Liz peeked inside to find petrified macaroni art stuffed in between dried up bottles of school glue and half-empty jars of glitter; she crossed her arms and hugged them around herself, feeling more than a little uncomfortable. "I'll stick to crayons, thanks."
Red picked up one of the jars and poured an obscene amount of glitter onto his hand.
"Are you out of your mind?"
"What's the matter? You don't like glitter?"
"Nooo. I hate glitter with every fiber of my being. I got a piece in my eye when I was a kid and Sam couldn't get me to calm down until we finally got it out again. At 2 AM."
"Oh, come on, Lizzy. It can't be that bad. Don't you want to make masterpieces like this someday with little…"
"Agnes," she offered.
His eyes lit up and he gave her a lopsided grin. "Agnes?"
"For Sam's mother," she said, with a wistful smile. (Maybe those strangers from Sam's photographs were more her family than she realized.)
"Don't you want to make masterpieces like this someday with little Agnes or… or Sam the Second or—"
She raised an eyebrow. "Dom?"
"Perhaps. Personally, I think Raymond is a good strong name."
Liz barked out a laugh. "Oh, really?"
Red nodded cheekily, almost proud of himself. "Did you know that it means protector?"
She scrunched up her face. "That's a little on the nose, isn't it?"
"I'll show you 'on the nose', sweetheart."
"Reddington, what the hell are you doing?"
Red advanced on her, a spark of mischief dancing in his eyes.

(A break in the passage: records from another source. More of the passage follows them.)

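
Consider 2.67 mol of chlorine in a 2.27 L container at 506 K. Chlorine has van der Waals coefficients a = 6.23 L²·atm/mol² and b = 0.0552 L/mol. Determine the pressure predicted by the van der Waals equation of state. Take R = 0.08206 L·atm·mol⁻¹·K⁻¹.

P ≈ 43.61 atm

P = nRT/(V − nb) − a n²/V²
nRT/(V − nb) = (2.67)(0.08206)(506)/(2.27 − 2.67×0.0552) = 110.86/2.1226 = 52.228 atm
a n²/V² = (6.23)(2.67)²/(2.27)² = 8.6190 atm
P = 52.228 − 8.6190 = 43.61 atm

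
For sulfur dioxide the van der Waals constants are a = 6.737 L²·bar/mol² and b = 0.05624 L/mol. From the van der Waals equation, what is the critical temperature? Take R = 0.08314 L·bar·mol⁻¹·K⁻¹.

For a van der Waals gas, T_c = 8a/(27Rb).
T_c = 8×6.737/(27×0.08314×0.05624) = 53.896/0.12625 = 426.9 K

T_c ≈ 426.9 K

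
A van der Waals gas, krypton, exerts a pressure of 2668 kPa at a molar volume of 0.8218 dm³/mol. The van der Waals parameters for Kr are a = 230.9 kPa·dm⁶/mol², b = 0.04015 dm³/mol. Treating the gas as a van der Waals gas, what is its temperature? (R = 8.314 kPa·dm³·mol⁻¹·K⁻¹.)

T = (P + a/V_m²)(V_m − b)/R
P + a/V_m² = 2668 + 230.9/(0.8218)² = 3009.9 kPa
V_m − b = 0.8218 − 0.04015 = 0.78165 dm³/mol
T = (3009.9)(0.78165)/8.314 = 283.0 K

T ≈ 283.0 K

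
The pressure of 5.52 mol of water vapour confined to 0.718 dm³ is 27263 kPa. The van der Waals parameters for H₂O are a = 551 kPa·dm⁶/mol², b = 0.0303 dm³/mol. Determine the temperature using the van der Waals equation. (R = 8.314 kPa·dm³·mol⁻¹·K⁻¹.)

T ≈ 718.0 K

T = (P + a n²/V²)(V − nb)/(nR)
P + a n²/V² = 27263 + (551)(5.52)²/(0.718)² = 59830 kPa
V − nb = 0.718 − (5.52)(0.0303) = 0.55074 dm³
T = (59830)(0.55074)/((5.52)(8.314)) = 718.0 K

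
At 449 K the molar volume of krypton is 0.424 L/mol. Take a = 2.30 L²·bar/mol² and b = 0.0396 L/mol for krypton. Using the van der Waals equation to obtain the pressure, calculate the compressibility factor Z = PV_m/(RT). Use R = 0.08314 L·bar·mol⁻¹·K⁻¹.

P = RT/(V_m − b) − a/V_m² = (0.08314)(449)/(0.424 − 0.0396) − 2.30/(0.424)²
  = 37.330/0.38440 − 12.794 = 97.112 − 12.794 = 84.318 bar
Z = PV_m/(RT) = (84.318)(0.424)/((0.08314)(449)) = 35.751/37.330 = 0.9577

Z ≈ 0.9577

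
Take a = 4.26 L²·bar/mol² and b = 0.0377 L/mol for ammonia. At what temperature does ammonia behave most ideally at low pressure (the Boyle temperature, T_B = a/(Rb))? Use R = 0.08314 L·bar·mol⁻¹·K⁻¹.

T_B ≈ 1359 K

For a van der Waals gas the second virial coefficient B₂ = b − a/(RT) vanishes at T_B = a/(Rb).
T_B = 4.26/(0.08314×0.0377) = 4.26/0.0031344 = 1359 K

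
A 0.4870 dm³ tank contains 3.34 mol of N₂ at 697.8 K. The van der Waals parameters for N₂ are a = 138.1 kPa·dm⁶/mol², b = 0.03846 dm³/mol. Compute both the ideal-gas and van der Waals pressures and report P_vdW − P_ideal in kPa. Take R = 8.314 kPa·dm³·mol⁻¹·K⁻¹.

Ideal: P_ideal = nRT/V = (3.34)(8.314)(697.8)/0.4870 = 39788.6 kPa
vdW: P = nRT/(V − nb) − a n²/V² = 19377.0/0.358544 − 1540.59/0.237169 = 54043.6 − 6495.75 = 47547.9 kPa
ΔP = 47547.9 − 39788.6 = 7759 kPa

ΔP ≈ 7759 kPa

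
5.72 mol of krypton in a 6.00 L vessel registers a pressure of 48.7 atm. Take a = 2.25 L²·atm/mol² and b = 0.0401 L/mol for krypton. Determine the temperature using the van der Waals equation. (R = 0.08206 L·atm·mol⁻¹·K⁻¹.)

T = (P + a n²/V²)(V − nb)/(nR)
P + a n²/V² = 48.7 + (2.25)(5.72)²/(6.00)² = 50.745 atm
V − nb = 6.00 − (5.72)(0.0401) = 5.7706 L
T = (50.745)(5.7706)/((5.72)(0.08206)) = 623.9 K

T ≈ 623.9 K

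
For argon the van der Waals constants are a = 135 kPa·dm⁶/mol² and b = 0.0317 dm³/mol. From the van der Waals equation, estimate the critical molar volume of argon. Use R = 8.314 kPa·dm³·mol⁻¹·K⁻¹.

For a van der Waals gas, V_m,c = 3b.
V_m,c = 3×0.0317 = 0.09510 dm³/mol

V_m,c ≈ 0.09510 dm³/mol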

When he got close enough to almost touch her with his glitter-coated hands, she shrieked and made a run for the door.
"You bastard!" she called over her shoulder as she raced through the snow-covered yard and ducked behind a line of trees. "We're not dressed for this!"
Despite her protests, Liz bent down to scoop up enough snow for a healthy snowball and began packing it tightly together with what little heat was left in her hands. She yelped in surprise as Red's arms came around her from behind and she spun herself around, using his momentum and his own surprise to knock him off balance. They toppled over together, sinking into the top layers of snow, and Liz took advantage of Red's lapse in attention to smash her snowball into his face.

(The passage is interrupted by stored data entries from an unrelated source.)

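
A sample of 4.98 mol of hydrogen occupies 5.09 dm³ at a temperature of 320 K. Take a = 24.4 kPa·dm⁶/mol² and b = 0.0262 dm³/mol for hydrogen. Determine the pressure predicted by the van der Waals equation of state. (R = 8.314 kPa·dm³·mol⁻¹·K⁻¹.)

P = nRT/(V − nb) − a n²/V²
nRT/(V − nb) = (4.98)(8.314)(320)/(5.09 − 4.98×0.0262) = 13249/4.9595 = 2671.4 kPa
a n²/V² = (24.4)(4.98)²/(5.09)² = 23.357 kPa
P = 2671.4 − 23.357 = 2648 kPa

P ≈ 2648 kPa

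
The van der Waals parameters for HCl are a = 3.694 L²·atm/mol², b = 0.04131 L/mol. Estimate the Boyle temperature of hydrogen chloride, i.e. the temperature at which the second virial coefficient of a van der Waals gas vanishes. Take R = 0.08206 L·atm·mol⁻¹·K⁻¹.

For a van der Waals gas the second virial coefficient B₂ = b − a/(RT) vanishes at T_B = a/(Rb).
T_B = 3.694/(0.08206×0.04131) = 3.694/0.0033899 = 1090 K

T_B ≈ 1090 K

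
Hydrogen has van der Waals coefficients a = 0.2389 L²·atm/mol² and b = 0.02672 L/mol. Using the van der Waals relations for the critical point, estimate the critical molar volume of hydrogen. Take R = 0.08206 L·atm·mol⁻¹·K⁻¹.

For a van der Waals gas, V_m,c = 3b.
V_m,c = 3×0.02672 = 0.08016 L/mol

V_m,c ≈ 0.08016 L/mol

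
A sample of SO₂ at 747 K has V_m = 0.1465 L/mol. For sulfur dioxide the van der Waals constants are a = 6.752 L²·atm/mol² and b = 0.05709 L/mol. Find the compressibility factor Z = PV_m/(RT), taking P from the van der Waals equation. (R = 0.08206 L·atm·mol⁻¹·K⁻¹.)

Z ≈ 0.8866

P = RT/(V_m − b) − a/V_m² = (0.08206)(747)/(0.1465 − 0.05709) − 6.752/(0.1465)²
  = 61.299/0.089410 − 314.60 = 685.59 − 314.60 = 370.99 atm
Z = PV_m/(RT) = (370.99)(0.1465)/((0.08206)(747)) = 54.350/61.299 = 0.8866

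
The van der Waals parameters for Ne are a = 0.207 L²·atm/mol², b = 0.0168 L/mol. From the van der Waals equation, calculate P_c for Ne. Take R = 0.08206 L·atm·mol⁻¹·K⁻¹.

For a van der Waals gas, P_c = a/(27b²).
P_c = 0.207/(27×(0.0168)²) = 0.207/0.0076205 = 27.16 atm

P_c ≈ 27.16 atm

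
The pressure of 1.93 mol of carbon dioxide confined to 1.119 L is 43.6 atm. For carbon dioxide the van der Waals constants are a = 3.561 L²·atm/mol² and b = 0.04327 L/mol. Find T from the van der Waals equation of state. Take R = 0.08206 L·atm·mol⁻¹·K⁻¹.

T ≈ 354.3 K

T = (P + a n²/V²)(V − nb)/(nR)
P + a n²/V² = 43.6 + (3.561)(1.93)²/(1.119)² = 54.193 atm
V − nb = 1.119 − (1.93)(0.04327) = 1.0355 L
T = (54.193)(1.0355)/((1.93)(0.08206)) = 354.3 K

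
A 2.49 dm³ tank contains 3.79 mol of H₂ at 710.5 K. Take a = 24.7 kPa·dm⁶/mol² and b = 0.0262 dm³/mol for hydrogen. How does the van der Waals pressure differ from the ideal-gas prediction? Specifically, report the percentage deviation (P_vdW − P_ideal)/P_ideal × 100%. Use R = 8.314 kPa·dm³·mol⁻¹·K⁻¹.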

Red sputtered and blinked, gazing up at Liz with a faux innocence made all the more ridiculous by the streaks of glitter clinging to his cheeks and peppered through his hair. What an absurd picture he made, staring at her like that. Laughter bubbled out of her, uncontrollable and infectious, spreading to Red as quickly as his stupid glitter had spread to her.
Oh, it felt so good to laugh, such deep, cathartic belly laughs, even as the cold air started to steal the breath in their lungs.

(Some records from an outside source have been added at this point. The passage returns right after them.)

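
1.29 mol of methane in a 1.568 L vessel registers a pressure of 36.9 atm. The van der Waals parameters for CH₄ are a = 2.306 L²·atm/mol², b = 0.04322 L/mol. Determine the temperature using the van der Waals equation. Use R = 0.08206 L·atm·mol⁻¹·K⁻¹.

T ≈ 549.4 K

T = (P + a n²/V²)(V − nb)/(nR)
P + a n²/V² = 36.9 + (2.306)(1.29)²/(1.568)² = 38.461 atm
V − nb = 1.568 − (1.29)(0.04322) = 1.5122 L
T = (38.461)(1.5122)/((1.29)(0.08206)) = 549.4 K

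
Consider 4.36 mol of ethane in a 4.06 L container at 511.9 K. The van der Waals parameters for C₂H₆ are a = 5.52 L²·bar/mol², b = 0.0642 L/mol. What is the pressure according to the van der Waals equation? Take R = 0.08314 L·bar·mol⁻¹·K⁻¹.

P = nRT/(V − nb) − a n²/V²
nRT/(V − nb) = (4.36)(0.08314)(511.9)/(4.06 − 4.36×0.0642) = 185.56/3.7801 = 49.089 bar
a n²/V² = (5.52)(4.36)²/(4.06)² = 6.3659 bar
P = 49.089 − 6.3659 = 42.72 bar

P ≈ 42.72 bar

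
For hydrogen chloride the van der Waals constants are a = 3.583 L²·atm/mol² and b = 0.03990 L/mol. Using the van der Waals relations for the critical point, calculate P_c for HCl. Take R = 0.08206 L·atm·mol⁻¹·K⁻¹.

For a van der Waals gas, P_c = a/(27b²).
P_c = 3.583/(27×(0.03990)²) = 3.583/0.042984 = 83.36 atm

P_c ≈ 83.36 atm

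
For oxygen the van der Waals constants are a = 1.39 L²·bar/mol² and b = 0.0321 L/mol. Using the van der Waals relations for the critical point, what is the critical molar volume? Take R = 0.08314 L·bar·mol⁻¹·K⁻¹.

V_m,c ≈ 0.09630 L/mol

For a van der Waals gas, V_m,c = 3b.
V_m,c = 3×0.0321 = 0.09630 L/mol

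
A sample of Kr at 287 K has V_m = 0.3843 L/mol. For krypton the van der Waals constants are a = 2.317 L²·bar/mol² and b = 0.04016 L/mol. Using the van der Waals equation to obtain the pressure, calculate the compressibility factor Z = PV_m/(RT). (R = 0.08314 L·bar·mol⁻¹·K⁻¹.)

Z ≈ 0.8640

P = RT/(V_m − b) − a/V_m² = (0.08314)(287)/(0.3843 − 0.04016) − 2.317/(0.3843)²
  = 23.861/0.34414 − 15.689 = 69.335 − 15.689 = 53.646 bar
Z = PV_m/(RT) = (53.646)(0.3843)/((0.08314)(287)) = 20.616/23.861 = 0.8640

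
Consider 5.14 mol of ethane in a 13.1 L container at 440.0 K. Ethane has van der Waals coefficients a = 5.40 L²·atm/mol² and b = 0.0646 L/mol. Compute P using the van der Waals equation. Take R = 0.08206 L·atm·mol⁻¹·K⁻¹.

P ≈ 13.70 atm

P = nRT/(V − nb) − a n²/V²
nRT/(V − nb) = (5.14)(0.08206)(440.0)/(13.1 − 5.14×0.0646) = 185.59/12.768 = 14.536 atm
a n²/V² = (5.40)(5.14)²/(13.1)² = 0.83134 atm
P = 14.536 − 0.83134 = 13.70 atm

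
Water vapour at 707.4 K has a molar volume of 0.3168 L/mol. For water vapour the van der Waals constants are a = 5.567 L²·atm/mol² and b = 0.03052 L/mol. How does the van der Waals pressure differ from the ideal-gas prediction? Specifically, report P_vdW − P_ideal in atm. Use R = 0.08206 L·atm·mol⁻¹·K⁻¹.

ΔP ≈ -35.93 atm

Ideal: P_ideal = RT/V_m = (0.08206)(707.4)/0.3168 = 183.236 atm
vdW: P = RT/(V_m − b) − a/V_m² = 58.0492/0.286280 − 5.567/0.100362 = 202.771 − 55.4692 = 147.302 atm
ΔP = 147.302 − 183.236 = -35.93 atm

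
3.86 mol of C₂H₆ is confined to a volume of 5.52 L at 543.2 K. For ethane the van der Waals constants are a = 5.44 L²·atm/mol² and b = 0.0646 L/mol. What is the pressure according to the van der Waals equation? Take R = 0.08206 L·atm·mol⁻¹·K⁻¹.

P = nRT/(V − nb) − a n²/V²
nRT/(V − nb) = (3.86)(0.08206)(543.2)/(5.52 − 3.86×0.0646) = 172.06/5.2706 = 32.645 atm
a n²/V² = (5.44)(3.86)²/(5.52)² = 2.6601 atm
P = 32.645 − 2.6601 = 29.98 atm

P ≈ 29.98 atm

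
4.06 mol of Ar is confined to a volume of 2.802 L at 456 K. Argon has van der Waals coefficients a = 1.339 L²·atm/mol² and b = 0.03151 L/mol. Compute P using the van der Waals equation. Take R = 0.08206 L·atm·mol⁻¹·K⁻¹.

P = nRT/(V − nb) − a n²/V²
nRT/(V − nb) = (4.06)(0.08206)(456)/(2.802 − 4.06×0.03151) = 151.92/2.6741 = 56.812 atm
a n²/V² = (1.339)(4.06)²/(2.802)² = 2.8112 atm
P = 56.812 − 2.8112 = 54.00 atm

P ≈ 54.00 atm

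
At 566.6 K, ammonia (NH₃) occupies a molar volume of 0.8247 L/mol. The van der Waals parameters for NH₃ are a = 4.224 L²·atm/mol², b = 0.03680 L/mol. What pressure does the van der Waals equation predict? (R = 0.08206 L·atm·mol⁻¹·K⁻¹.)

P = RT/(V_m − b) − a/V_m²
RT/(V_m − b) = (0.08206)(566.6)/(0.8247 − 0.03680) = 46.495/0.78790 = 59.011 atm
a/V_m² = 4.224/(0.8247)² = 6.2106 atm
P = 59.011 − 6.2106 = 52.80 atm

P ≈ 52.80 atm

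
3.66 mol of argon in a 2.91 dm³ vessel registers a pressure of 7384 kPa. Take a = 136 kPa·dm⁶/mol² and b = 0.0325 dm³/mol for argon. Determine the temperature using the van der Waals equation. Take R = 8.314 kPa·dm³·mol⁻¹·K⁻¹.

T ≈ 697.0 K

T = (P + a n²/V²)(V − nb)/(nR)
P + a n²/V² = 7384 + (136)(3.66)²/(2.91)² = 7599.1 kPa
V − nb = 2.91 − (3.66)(0.0325) = 2.7911 dm³
T = (7599.1)(2.7911)/((3.66)(8.314)) = 697.0 K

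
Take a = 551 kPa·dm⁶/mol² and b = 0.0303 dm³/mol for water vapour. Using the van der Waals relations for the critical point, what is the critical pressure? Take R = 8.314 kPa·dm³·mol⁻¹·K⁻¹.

P_c ≈ 22228 kPa

For a van der Waals gas, P_c = a/(27b²).
P_c = 551/(27×(0.0303)²) = 551/0.024788 = 22228 kPa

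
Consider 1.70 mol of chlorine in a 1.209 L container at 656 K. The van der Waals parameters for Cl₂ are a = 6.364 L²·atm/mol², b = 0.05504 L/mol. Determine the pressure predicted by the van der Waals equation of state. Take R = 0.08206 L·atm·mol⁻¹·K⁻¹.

P = nRT/(V − nb) − a n²/V²
nRT/(V − nb) = (1.70)(0.08206)(656)/(1.209 − 1.70×0.05504) = 91.513/1.1154 = 82.045 atm
a n²/V² = (6.364)(1.70)²/(1.209)² = 12.583 atm
P = 82.045 − 12.583 = 69.46 atm

P ≈ 69.46 atm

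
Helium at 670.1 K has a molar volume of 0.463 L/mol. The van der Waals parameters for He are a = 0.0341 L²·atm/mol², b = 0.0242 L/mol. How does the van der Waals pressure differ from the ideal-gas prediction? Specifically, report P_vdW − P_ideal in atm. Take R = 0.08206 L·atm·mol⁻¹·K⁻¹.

ΔP ≈ 6.39 atm

Ideal: P_ideal = RT/V_m = (0.08206)(670.1)/0.463 = 118.765 atm
vdW: P = RT/(V_m − b) − a/V_m² = 54.9884/0.438800 − 0.0341/0.214369 = 125.315 − 0.159072 = 125.156 atm
ΔP = 125.156 − 118.765 = 6.39 atm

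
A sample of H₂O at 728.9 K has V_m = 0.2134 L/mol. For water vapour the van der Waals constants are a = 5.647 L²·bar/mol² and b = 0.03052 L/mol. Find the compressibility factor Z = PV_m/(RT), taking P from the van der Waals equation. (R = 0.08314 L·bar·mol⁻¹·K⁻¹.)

Z ≈ 0.7302

P = RT/(V_m − b) − a/V_m² = (0.08314)(728.9)/(0.2134 − 0.03052) − 5.647/(0.2134)²
  = 60.601/0.18288 − 124.00 = 331.37 − 124.00 = 207.37 bar
Z = PV_m/(RT) = (207.37)(0.2134)/((0.08314)(728.9)) = 44.253/60.601 = 0.7302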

The waning morning sunlight caught the glitter and the powdery snow on Red's face, causing them to sparkle brilliantly. Liz's breath stuttered to a stop and her stomach flipped, and before she could think better of it, she leaned down and captured his lips in a kiss.
The noise Red made—the little gasp of surprise that morphed into a grateful whimper… That was Liz's favorite part of kissing him. He always seemed so reverent, so… appreciative, to have her lips on his.
They'd barely even kissed since that night in the shipping container, just a stolen moment here and there when the stress became too overwhelming and Red would calm her in the best way he knew how. He took her so carefully into his arms, took her face between his hands and made her feel like she wasn't alone. It was more of a comfort thing than a sexual one, or even a sensual one. Even still, Liz was almost ashamed by how much relief she felt just having his responsive lips beneath her own again, how much she needed it.
It was nice to know she could mean so much, even to one other human being. It was nice to know she could mean so much to Red, who dropped everything to come and guide her through this abyss of her own making after she killed Connolly. And on that fateful night aboard the container ship, he had let his guard down long enough for her to get a glimpse of the man she thought she knew so well, yet not at all.
Yes, it had been far too long.
All of a sudden, the front door of the house slammed shut; Liz and Red sprang apart, meeting each other's eyes in silent panic.